On the back of increasing tensions with pharmaceutical company AstraZeneca, the European Commission launched a scheme to monitor exports of vaccines on Friday (29 January), leaving the door open to reject exports of vaccines produced in the EU as it sees fit.
“For the best part of the last year, we worked hard to get Advance Purchase Agreements (APAs) with vaccine producers to bring vaccines to the citizens, in Europe and beyond. We gave upfront funding to companies to build the necessary manufacturing capacity to produce vaccines, so deliveries can start as soon as they are authorised,” said health and food safety Commissioner, Stella Kyriakides.
“We now need transparency on where the vaccines we secured are going and ensure that they reach our citizens,” she stressed.
Commission vice-president Valdis Dombrovskis told reporters that “we paid these companies to increase production and now we expect them to deliver,”
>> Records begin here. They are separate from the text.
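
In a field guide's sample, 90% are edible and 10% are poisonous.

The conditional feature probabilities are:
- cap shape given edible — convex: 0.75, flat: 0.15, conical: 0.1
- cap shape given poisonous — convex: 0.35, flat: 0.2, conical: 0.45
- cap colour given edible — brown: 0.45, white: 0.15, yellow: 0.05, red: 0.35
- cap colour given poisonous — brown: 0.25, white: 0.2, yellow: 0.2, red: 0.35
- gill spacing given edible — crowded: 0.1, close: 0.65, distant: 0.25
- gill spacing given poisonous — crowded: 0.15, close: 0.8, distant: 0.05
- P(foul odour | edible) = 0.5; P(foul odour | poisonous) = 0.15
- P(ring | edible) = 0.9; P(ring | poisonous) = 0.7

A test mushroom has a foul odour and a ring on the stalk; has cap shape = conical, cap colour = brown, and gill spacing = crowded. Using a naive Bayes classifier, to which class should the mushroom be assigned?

edible

edible: 0.9 × 0.1 × 0.45 × 0.1 × 0.5 × 0.9 = 0.0018225
poisonous: 0.1 × 0.45 × 0.25 × 0.15 × 0.15 × 0.7 = 0.0001771875
Highest score → edible.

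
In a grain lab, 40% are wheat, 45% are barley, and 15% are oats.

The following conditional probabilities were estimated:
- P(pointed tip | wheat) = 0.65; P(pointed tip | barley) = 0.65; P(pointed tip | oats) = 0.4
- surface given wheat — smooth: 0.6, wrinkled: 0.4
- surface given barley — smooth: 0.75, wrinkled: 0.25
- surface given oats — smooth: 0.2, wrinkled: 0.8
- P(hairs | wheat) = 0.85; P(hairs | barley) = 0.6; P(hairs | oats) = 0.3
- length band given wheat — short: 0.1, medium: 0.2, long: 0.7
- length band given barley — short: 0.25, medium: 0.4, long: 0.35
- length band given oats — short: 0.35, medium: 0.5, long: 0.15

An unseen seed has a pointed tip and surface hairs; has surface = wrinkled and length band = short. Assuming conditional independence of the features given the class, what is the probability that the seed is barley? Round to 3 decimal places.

0.441

wheat: 0.4 × 0.65 × 0.4 × 0.85 × 0.1 = 0.00884
barley: 0.45 × 0.65 × 0.25 × 0.6 × 0.25 = 0.01096875
oats: 0.15 × 0.4 × 0.8 × 0.3 × 0.35 = 0.00504
P(barley | x) = 0.01096875 / 0.02484875 ≈ 0.441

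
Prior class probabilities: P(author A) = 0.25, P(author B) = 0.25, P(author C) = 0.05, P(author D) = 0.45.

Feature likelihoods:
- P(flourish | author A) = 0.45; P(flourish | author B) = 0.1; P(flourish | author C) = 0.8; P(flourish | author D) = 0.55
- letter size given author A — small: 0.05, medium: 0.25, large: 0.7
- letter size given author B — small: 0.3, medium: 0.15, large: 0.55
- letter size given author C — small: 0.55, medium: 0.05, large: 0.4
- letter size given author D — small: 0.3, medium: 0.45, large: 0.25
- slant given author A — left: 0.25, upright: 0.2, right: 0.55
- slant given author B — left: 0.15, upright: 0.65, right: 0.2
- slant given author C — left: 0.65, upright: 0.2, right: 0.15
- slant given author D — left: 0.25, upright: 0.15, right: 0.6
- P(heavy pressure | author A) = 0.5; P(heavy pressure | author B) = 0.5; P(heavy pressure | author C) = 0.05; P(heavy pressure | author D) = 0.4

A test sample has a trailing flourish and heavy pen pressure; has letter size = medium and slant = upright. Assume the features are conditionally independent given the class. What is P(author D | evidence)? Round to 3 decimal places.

author A: 0.25 × 0.45 × 0.25 × 0.2 × 0.5 = 0.0028125
author B: 0.25 × 0.1 × 0.15 × 0.65 × 0.5 = 0.00121875
author C: 0.05 × 0.8 × 0.05 × 0.2 × 0.05 = 0.00002
author D: 0.45 × 0.55 × 0.45 × 0.15 × 0.4 = 0.0066825
P(author D | x) = 0.0066825 / 0.01073375 ≈ 0.623

0.623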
“This is a race against the clock – we cannot lose time because of vaccines not being delivered as per the agreed schedule,” he said, stressing the need to make sure all APAs made between the EU and these companies are honoured.
Describing the measures as “strictly targeted”, he said that the measures had been adopted with the “utmost urgency”.
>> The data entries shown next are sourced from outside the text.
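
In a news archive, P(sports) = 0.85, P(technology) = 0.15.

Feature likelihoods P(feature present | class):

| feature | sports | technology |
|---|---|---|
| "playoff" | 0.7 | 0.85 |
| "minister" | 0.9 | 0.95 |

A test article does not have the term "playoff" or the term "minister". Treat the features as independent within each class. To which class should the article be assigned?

sports: 0.85 × (1−0.7) × (1−0.9) = 0.0255
technology: 0.15 × (1−0.85) × (1−0.95) = 0.001125
Highest score → sports.

sports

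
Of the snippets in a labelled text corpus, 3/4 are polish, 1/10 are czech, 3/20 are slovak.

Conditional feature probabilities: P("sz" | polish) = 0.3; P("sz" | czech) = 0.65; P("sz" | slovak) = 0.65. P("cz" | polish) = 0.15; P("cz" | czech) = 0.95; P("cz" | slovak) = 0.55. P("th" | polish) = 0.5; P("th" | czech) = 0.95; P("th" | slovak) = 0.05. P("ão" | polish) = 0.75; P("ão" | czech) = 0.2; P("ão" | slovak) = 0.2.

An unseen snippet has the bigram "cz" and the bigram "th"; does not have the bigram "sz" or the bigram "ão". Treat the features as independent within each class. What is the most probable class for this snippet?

polish: 0.75 × (1−0.3) × 0.15 × 0.5 × (1−0.75) = 0.00984375
czech: 0.1 × (1−0.65) × 0.95 × 0.95 × (1−0.2) = 0.02527
slovak: 0.15 × (1−0.65) × 0.55 × 0.05 × (1−0.2) = 0.001155
Highest score → czech.

czech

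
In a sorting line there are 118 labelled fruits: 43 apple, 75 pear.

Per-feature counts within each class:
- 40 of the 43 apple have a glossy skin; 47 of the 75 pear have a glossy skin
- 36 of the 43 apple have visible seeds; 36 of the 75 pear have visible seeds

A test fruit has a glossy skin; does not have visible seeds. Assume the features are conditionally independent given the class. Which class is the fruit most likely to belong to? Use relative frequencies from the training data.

pear

apple: (43/118) × (40/43) × (7/43) ≈ 0.0551833
pear: (75/118) × (47/75) × (39/75) ≈ 0.207119
Highest score → pear.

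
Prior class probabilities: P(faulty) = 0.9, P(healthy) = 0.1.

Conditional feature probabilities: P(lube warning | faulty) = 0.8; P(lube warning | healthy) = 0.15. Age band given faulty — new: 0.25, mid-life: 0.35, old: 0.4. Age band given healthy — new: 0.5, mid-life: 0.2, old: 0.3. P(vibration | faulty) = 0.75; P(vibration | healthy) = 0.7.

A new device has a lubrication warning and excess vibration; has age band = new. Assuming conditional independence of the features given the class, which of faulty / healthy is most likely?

faulty: 0.9 × 0.8 × 0.25 × 0.75 = 0.135
healthy: 0.1 × 0.15 × 0.5 × 0.7 = 0.00525
Highest score → faulty.

faulty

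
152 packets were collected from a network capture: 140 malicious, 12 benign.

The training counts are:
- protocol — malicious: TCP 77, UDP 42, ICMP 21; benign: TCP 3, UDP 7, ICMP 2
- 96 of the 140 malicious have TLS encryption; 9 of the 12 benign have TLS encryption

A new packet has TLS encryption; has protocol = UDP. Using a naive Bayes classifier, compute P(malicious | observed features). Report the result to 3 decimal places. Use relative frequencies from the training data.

0.846

malicious: (140/152) × (42/140) × (96/140) ≈ 0.189474
benign: (12/152) × (7/12) × (9/12) ≈ 0.0345395
P(malicious | x) = 0.189474 / 0.2240135 ≈ 0.846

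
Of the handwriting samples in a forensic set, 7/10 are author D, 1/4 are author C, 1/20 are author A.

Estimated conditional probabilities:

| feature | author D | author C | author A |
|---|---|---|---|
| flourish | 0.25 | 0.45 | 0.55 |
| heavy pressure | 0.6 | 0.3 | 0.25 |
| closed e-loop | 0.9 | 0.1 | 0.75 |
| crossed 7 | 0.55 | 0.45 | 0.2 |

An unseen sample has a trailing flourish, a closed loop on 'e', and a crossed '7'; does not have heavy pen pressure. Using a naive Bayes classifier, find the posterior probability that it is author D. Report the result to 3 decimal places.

author D: 0.7 × 0.25 × (1−0.6) × 0.9 × 0.55 = 0.03465
author C: 0.25 × 0.45 × (1−0.3) × 0.1 × 0.45 = 0.00354375
author A: 0.05 × 0.55 × (1−0.25) × 0.75 × 0.2 = 0.00309375
P(author D | x) = 0.03465 / 0.0412875 ≈ 0.839

0.839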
“The aim is to provide us immediately with full transparency and, if needed, it also will provide us with a tool to ensure vaccine deliveries.”
The measure applies only to those coronavirus vaccines that are covered by advance purchase agreements between drug companies and the Commission.
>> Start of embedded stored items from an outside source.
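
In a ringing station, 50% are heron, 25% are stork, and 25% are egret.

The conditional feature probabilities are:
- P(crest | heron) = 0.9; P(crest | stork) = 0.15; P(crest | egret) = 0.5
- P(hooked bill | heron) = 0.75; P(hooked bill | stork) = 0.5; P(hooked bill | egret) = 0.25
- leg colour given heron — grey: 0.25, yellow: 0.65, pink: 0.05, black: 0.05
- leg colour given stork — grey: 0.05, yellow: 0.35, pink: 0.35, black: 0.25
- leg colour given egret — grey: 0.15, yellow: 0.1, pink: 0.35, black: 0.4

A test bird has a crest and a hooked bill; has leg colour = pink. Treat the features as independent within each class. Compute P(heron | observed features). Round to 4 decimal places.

0.4909

heron: 0.5 × 0.9 × 0.75 × 0.05 = 0.016875
stork: 0.25 × 0.15 × 0.5 × 0.35 = 0.0065625
egret: 0.25 × 0.5 × 0.25 × 0.35 = 0.0109375
P(heron | x) = 0.016875 / 0.034375 ≈ 0.4909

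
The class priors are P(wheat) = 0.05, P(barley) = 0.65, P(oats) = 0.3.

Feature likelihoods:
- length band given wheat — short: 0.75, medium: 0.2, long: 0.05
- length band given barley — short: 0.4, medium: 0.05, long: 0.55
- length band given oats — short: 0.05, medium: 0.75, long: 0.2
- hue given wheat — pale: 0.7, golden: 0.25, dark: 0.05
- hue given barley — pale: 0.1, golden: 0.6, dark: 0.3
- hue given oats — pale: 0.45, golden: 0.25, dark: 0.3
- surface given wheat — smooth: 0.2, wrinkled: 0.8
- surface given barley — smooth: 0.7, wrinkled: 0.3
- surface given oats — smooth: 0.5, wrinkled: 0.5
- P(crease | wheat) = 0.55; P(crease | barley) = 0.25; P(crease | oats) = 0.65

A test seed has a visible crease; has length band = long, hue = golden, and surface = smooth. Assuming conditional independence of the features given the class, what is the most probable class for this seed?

wheat: 0.05 × 0.05 × 0.25 × 0.2 × 0.55 = 0.00006875
barley: 0.65 × 0.55 × 0.6 × 0.7 × 0.25 = 0.0375375
oats: 0.3 × 0.2 × 0.25 × 0.5 × 0.65 = 0.004875
Highest score → barley.

barley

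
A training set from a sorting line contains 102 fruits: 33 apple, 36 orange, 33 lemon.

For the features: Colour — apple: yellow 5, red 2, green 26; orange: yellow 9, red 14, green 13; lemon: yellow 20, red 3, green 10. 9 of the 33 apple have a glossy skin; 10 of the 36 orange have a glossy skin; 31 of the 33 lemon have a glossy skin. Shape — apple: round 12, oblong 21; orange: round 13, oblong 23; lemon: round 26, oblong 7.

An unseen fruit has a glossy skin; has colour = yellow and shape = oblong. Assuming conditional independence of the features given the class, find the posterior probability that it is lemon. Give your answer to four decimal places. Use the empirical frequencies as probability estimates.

apple: (33/102) × (5/33) × (9/33) × (21/33) ≈ 0.00850754
orange: (36/102) × (9/36) × (10/36) × (23/36) ≈ 0.015659
lemon: (33/102) × (20/33) × (31/33) × (7/33) ≈ 0.0390716
P(lemon | x) = 0.0390716 / 0.06323814 ≈ 0.6178

0.6178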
In accordance with its humanitarian commitments, the Commission said that the measures do not apply for exports to any of the 92 low and middle-income countries listed in the COVAX advance market commitment list or exports in the context of a humanitarian emergency response.
Any decision to halt the export of vaccines will require an agreement from both the member state involved and the Commission.
EU officials said they expected the order to come into effect on Saturday, and it is intended to continue until the end of March.
The launch of vaccine export authorisations comes on the back of increasing tensions between the EU executive and pharmaceutical giant AstraZeneca, which is accused of breaching its contract by delaying deliveries to EU governments while maintaining those under a deal it signed earlier with the UK.
But Kyriakides insisted that the EU is “not protecting ourselves against any specific country. And we’re not in competition or in a race against any country.”
“The only race we’re in is against this virus,” she stressed.
However, Dombrovskis confirmed that companies declaring new exports would also have to provide information “on their exports and export destinations, quantities and so on, for the period covering three months prior to entering into force of this regulation”.
This may then reveal whether or not AstraZeneca sent vaccines to Britain from one of its two vaccine plants in Europe, which it says have been hit by production glitches.